In summary, our Embodied AI agent demonstrates how emotion-aware dialogue systems, zero-shot intent classification, and dynamic personality modeling can be holistically integrated to yield contextually adaptive, empathetic interactions. By unifying these components within a single pipeline, we have significantly improved the agent’s capacity for nuanced emotional engagement, intent coverage, and long-term personality coherence, especially in creative or open-ended domains. This approach goes beyond the traditional boundaries of environment simulation or static persona generation, foregrounding the potential for collaborative creation and immersive user experiences.

From a high-level perspective, the key insight is that emotionally grounded and personality-driven agents can amplify human–AI co-creativity. Rather than simply reacting to queries, the agent evolves alongside user input—adapting traits, tone, and conversational style to maintain authentic, empathetic dialogues. This pipeline offers a scalable pathway to next-generation AI systems, where creative expression and personal engagement become as central as factual correctness.

5.1. Outstanding Questions

5.1.1. Multimodal Integration

Future research could incorporate speech, video, or physiological signals (e.g., heart rate or gaze tracking) to refine emotional detection and produce richer personality adaptation.

5.1.2. Long-Range Memory

Expanding the agent’s ability to retain historical context over extended sessions may bolster narrative consistency and user trust.

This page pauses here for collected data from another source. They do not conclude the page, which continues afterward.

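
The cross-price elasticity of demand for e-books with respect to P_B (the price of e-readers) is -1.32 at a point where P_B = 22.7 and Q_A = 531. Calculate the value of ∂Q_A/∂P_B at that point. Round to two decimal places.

-30.88

ε = (∂Q_A/∂P_B)·(P_B/Q_A) ⇒ ∂Q_A/∂P_B = ε·Q_A/P_B = -1.32 × 531/22.7 ≈ -30.88.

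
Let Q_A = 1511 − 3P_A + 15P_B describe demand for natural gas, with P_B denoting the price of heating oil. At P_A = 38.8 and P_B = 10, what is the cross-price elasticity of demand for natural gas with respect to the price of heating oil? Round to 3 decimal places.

0.097

At P_A = 38.8 and P_B = 10: Q_A = 1544.6.
∂Q_A/∂P_B = 15.
ε = (∂Q_A/∂P_B)(P_B/Q_A) = 15 × (10/1544.6) ≈ 0.097.
Since ε > 0, natural gas and heating oil are substitutes.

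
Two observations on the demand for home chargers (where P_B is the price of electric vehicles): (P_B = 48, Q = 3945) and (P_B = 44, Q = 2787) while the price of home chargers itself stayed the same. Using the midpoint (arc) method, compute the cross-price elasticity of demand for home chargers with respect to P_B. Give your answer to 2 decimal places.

3.96

ΔQ_A = 2787 − 3945 = -1158; ΔP_B = 44 − 48 = -4.
Midpoints: Q̄_A = 3366.0, P̄_B = 46.00.
ε = (ΔQ_A/Q̄_A)/(ΔP_B/P̄_B) = (-1158/3366.0)/(-4/46.00) ≈ 3.96.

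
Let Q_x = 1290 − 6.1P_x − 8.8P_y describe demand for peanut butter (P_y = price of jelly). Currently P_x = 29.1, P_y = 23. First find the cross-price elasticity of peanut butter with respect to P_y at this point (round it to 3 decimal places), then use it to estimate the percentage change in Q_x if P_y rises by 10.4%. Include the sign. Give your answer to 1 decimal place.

-2.3%

At P_x = 29.1, P_y = 23: Q_x = 910.09.
∂Q_x/∂P_y = -8.8.
ε = (∂Q_x/∂P_y)(P_y/Q_x) = -8.8000 × 23/910.09 ≈ -0.222.
%ΔQ_x ≈ ε × %ΔP_y = -0.222 × (10.4%) = -2.3%.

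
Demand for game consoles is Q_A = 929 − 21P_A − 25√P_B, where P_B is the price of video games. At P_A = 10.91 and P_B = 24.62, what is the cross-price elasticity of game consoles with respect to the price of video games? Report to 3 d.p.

At P_A = 10.91 and P_B = 24.62: Q_A = 575.844.
∂Q_A/∂P_B = -25/(2√P_B) = -25/(2√24.62) = -2.5192.
ε = (∂Q_A/∂P_B)(P_B/Q_A) = -2.5192 × (24.62/575.844) ≈ -0.108.

-0.108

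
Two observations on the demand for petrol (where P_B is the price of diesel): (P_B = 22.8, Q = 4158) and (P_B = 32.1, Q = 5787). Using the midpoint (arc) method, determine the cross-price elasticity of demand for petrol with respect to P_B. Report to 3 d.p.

0.967

ΔQ_A = 5787 − 4158 = 1629; ΔP_B = 32.1 − 22.8 = 9.3.
Midpoints: Q̄_A = 4972.5, P̄_B = 27.45.
ε = (ΔQ_A/Q̄_A)/(ΔP_B/P̄_B) = (1629/4972.5)/(9.3/27.45) ≈ 0.967.
ε > 0: petrol and diesel are substitutes.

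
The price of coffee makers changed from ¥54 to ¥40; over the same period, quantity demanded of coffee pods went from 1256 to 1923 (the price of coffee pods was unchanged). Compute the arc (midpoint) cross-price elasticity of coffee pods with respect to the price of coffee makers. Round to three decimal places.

-1.409

ΔQ_A = 1923 − 1256 = 667; ΔP_B = 40 − 54 = -14.
Midpoints: Q̄_A = 1589.5, P̄_B = 47.00.
ε = (ΔQ_A/Q̄_A)/(ΔP_B/P̄_B) = (667/1589.5)/(-14/47.00) ≈ -1.409.
ε < 0: coffee pods and coffee makers are complements.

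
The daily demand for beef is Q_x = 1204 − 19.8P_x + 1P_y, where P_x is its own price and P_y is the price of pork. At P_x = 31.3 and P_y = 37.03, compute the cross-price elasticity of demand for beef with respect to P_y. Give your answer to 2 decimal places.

0.06

At P_x = 31.3 and P_y = 37.03: Q_x = 621.29.
∂Q_x/∂P_y = 1.
ε = (∂Q_x/∂P_y)(P_y/Q_x) = 1 × (37.03/621.29) ≈ 0.06.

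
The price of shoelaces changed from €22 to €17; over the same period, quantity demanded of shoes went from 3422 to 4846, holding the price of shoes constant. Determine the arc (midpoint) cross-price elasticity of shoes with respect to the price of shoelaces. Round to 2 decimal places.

-1.34

ΔQ_A = 4846 − 3422 = 1424; ΔP_B = 17 − 22 = -5.
Midpoints: Q̄_A = 4134.0, P̄_B = 19.50.
ε = (ΔQ_A/Q̄_A)/(ΔP_B/P̄_B) = (1424/4134.0)/(-5/19.50) ≈ -1.34.
ε < 0: shoes and shoelaces are complements.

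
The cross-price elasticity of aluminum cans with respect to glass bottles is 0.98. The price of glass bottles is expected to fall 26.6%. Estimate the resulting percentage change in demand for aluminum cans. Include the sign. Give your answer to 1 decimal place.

-26.1%

%ΔQ ≈ ε × %ΔP of glass bottles = 0.98 × (-26.6%) = -26.1%.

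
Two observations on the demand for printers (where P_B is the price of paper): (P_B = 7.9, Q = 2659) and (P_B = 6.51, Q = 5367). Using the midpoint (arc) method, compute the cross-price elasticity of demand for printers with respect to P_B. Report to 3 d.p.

-3.498

ΔQ_A = 5367 − 2659 = 2708; ΔP_B = 6.51 − 7.9 = -1.39.
Midpoints: Q̄_A = 4013.0, P̄_B = 7.21.
ε = (ΔQ_A/Q̄_A)/(ΔP_B/P̄_B) = (2708/4013.0)/(-1.39/7.21) ≈ -3.498.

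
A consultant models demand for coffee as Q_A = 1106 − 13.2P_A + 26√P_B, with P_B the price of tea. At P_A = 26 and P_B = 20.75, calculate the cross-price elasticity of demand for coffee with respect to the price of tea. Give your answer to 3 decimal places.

0.067

At P_A = 26 and P_B = 20.75: Q_A = 881.236.
∂Q_A/∂P_B = 26/(2√P_B) = 26/(2√20.75) = 2.8539.
ε = (∂Q_A/∂P_B)(P_B/Q_A) = 2.8539 × (20.75/881.236) ≈ 0.067.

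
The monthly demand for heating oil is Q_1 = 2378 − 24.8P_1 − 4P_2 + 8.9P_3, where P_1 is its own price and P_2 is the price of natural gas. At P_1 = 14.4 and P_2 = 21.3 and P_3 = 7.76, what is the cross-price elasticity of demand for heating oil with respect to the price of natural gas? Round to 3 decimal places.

-0.042

At P_1 = 14.4 and P_2 = 21.3 and P_3 = 7.76: Q_1 = 2004.744.
∂Q_1/∂P_2 = -4.
ε = (∂Q_1/∂P_2)(P_2/Q_1) = -4 × (21.3/2004.744) ≈ -0.042.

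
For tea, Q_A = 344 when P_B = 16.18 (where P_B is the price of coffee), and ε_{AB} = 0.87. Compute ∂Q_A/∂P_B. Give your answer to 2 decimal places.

18.50

ε = (∂Q_A/∂P_B)·(P_B/Q_A) ⇒ ∂Q_A/∂P_B = ε·Q_A/P_B = 0.87 × 344/16.18 ≈ 18.50.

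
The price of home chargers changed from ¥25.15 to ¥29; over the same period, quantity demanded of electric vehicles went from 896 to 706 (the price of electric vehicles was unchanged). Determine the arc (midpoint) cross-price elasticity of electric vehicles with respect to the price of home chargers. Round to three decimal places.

-1.668

ΔQ_A = 706 − 896 = -190; ΔP_B = 29 − 25.15 = 3.85.
Midpoints: Q̄_A = 801.0, P̄_B = 27.07.
ε = (ΔQ_A/Q̄_A)/(ΔP_B/P̄_B) = (-190/801.0)/(3.85/27.07) ≈ -1.668.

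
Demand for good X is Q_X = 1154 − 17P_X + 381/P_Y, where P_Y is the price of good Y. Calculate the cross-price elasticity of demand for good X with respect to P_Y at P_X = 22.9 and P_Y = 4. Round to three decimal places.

-0.111

At P_X = 22.9 and P_Y = 4: Q_X = 859.95.
∂Q_X/∂P_Y = −381/P_Y² = -23.8125.
ε = (∂Q_X/∂P_Y)(P_Y/Q_X) = -23.8125 × (4/859.95) ≈ -0.111.
ε < 0: complements.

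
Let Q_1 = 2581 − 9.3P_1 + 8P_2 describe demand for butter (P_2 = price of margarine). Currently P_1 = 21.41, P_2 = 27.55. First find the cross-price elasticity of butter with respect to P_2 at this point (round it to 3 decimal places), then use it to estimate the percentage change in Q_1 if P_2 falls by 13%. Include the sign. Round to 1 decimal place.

-1.1%

At P_1 = 21.41, P_2 = 27.55: Q_1 = 2602.287.
∂Q_1/∂P_2 = 8.
ε = (∂Q_1/∂P_2)(P_2/Q_1) = 8.0000 × 27.55/2602.287 ≈ 0.085.
%ΔQ_1 ≈ ε × %ΔP_2 = 0.085 × (-13%) = -1.1%.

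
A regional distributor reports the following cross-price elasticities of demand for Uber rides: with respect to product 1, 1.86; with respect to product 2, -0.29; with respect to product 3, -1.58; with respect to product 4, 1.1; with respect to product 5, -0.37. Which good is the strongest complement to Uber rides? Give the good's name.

Complements have ε < 0. The most negative value is -1.58 (product 3).

product 3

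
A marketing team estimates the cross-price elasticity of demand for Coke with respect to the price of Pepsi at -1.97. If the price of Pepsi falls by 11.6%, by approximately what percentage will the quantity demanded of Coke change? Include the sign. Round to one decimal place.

%ΔQ ≈ ε × %ΔP of Pepsi = -1.97 × (-11.6%) = 22.9%.

22.9%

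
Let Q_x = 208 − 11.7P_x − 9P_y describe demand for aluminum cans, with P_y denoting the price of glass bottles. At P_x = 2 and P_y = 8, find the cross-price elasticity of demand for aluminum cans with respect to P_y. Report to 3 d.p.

At P_x = 2 and P_y = 8: Q_x = 112.6.
∂Q_x/∂P_y = -9.
ε = (∂Q_x/∂P_y)(P_y/Q_x) = -9 × (8/112.6) ≈ -0.639.

-0.639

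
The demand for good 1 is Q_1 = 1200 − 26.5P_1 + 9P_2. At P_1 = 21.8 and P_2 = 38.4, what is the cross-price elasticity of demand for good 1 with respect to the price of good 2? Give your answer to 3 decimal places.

0.357

At P_1 = 21.8 and P_2 = 38.4: Q_1 = 967.9.
∂Q_1/∂P_2 = 9.
ε = (∂Q_1/∂P_2)(P_2/Q_1) = 9 × (38.4/967.9) ≈ 0.357.
Since ε > 0, good 1 and good 2 are substitutes.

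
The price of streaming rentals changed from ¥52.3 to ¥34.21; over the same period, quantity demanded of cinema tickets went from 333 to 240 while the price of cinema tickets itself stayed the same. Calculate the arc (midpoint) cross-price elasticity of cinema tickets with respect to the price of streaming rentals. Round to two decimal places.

0.78

ΔQ_A = 240 − 333 = -93; ΔP_B = 34.21 − 52.3 = -18.09.
Midpoints: Q̄_A = 286.5, P̄_B = 43.25.
ε = (ΔQ_A/Q̄_A)/(ΔP_B/P̄_B) = (-93/286.5)/(-18.09/43.25) ≈ 0.78.
ε > 0: cinema tickets and streaming rentals are substitutes.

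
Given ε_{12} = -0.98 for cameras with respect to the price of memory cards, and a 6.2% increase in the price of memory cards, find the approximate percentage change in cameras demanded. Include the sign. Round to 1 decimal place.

-6.1%

%ΔQ ≈ ε × %ΔP of memory cards = -0.98 × (6.2%) = -6.1%.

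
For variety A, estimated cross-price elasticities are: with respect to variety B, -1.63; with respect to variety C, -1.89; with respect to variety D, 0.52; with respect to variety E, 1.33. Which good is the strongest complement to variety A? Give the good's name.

Complements have ε < 0. The most negative value is -1.89 (variety C).

variety C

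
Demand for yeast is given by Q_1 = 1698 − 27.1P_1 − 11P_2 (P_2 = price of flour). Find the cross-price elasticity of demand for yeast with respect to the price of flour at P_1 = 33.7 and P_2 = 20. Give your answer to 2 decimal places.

At P_1 = 33.7 and P_2 = 20: Q_1 = 564.73.
∂Q_1/∂P_2 = -11.
ε = (∂Q_1/∂P_2)(P_2/Q_1) = -11 × (20/564.73) ≈ -0.39.
Since ε < 0, yeast and flour are complements.

-0.39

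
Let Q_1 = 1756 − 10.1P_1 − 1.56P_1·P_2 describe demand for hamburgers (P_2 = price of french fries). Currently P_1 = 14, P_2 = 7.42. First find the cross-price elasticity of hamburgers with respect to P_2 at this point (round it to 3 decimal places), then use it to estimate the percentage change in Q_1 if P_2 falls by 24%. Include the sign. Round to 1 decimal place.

At P_1 = 14, P_2 = 7.42: Q_1 = 1452.547.
∂Q_1/∂P_2 = -1.56P_1 = -21.8400.
ε = (∂Q_1/∂P_2)(P_2/Q_1) = -21.8400 × 7.42/1452.547 ≈ -0.112.
%ΔQ_1 ≈ ε × %ΔP_2 = -0.112 × (-24%) = 2.7%.

2.7%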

5.1.3. User-Customizable Personality Frameworks

Beyond the OCEAN-inspired model, introducing additional or alternative psychological taxonomies (e.g., HEXACO) might yield more flexible personality alignments suited to specific applications.

5.1.4. Shared Autonomy

Investigating how creative control can be shared or negotiated between human users and AI, especially in co-creation scenarios, remains an open challenge.

5.2. Areas of Future Work

5.2.1. Real-Time Scalability

Exploring more efficient inferencing solutions for transformer-based modules could help meet real-time performance constraints, especially under GPU-limited conditions.

5.2.2. Robustness and Safety

Addressing bias and safety in dynamic personality adaptation is essential. Systems need guardrails that prevent undesirable or inconsistent traits from dominating the agent’s behavior.

5.2.3. Cross-Domain Applicability

Trials in specialized domains—such as education, healthcare, or creative storytelling—would help refine the agent’s ability to handle domain-specific nuance, content moderation, and ethical considerations.